Quotery
Quote #41911

Poor world (said I) what wilt thou do
To entertain this starry stranger?
Is this the best thou canst bestow?
A cold, and not too cleanly, manger?
Contend, ye powers of heav’n and earth,
To fit a bed for this huge birth.

Richard Crashaw

About This Quote

These lines come from Richard Crashaw’s devotional Christmas poetry, written in the mid-17th century amid England’s religious and political upheavals. Crashaw (c. 1612–1649), a Cambridge-trained poet associated with the “metaphysical” tradition, was driven from his fellowship during the Puritan ascendancy and later converted to Roman Catholicism, spending his final years on the Continent.
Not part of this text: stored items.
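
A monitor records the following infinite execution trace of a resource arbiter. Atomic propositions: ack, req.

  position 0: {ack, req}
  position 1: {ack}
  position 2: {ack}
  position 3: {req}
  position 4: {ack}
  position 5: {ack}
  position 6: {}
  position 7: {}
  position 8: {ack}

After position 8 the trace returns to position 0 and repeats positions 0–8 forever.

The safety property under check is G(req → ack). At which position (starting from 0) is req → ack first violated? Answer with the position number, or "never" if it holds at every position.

3

Check req → ack at each position in order: 0 ✓, 1 ✓, 2 ✓.
At position 3 the labels are {req}, so req → ack is false there. This is the first violation.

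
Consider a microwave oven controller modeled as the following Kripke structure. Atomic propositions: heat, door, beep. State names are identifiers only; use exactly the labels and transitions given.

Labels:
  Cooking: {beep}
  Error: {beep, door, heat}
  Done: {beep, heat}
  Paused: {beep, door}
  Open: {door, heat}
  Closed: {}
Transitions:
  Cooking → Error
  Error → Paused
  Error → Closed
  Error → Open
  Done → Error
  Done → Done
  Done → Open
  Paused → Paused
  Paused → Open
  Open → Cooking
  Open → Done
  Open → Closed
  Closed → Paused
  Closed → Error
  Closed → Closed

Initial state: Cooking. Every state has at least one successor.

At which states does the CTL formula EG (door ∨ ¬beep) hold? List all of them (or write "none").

{Error, Paused, Open, Closed}

States satisfying door ∨ ¬beep: {Error, Paused, Open, Closed}.
States satisfying EG (door ∨ ¬beep): {Error, Paused, Open, Closed}.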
The passage reflects the Baroque Catholic sensibility that marks much of his mature work: an intense, affective meditation on the Nativity that dwells on the paradox of divine majesty entering the world in poverty and physical abasement.

Interpretation

The speaker addresses the “poor world” in astonishment that it can offer the newborn Christ—“this starry stranger”—only a “cold, and not too cleanly, manger.” The poem turns the Nativity into a cosmic scandal: the Creator arrives as an infant, yet creation provides no fitting welcome. Crashaw heightens the paradox through extravagant contrast (“starry” vs. “manger”) and by summoning “heav’n and earth” to compete in furnishing a bed worthy of so “huge” a birth. The effect is both devotional and rhetorical: it invites the reader to feel shame at worldly meanness and to respond with inward generosity, reverence, and adoration.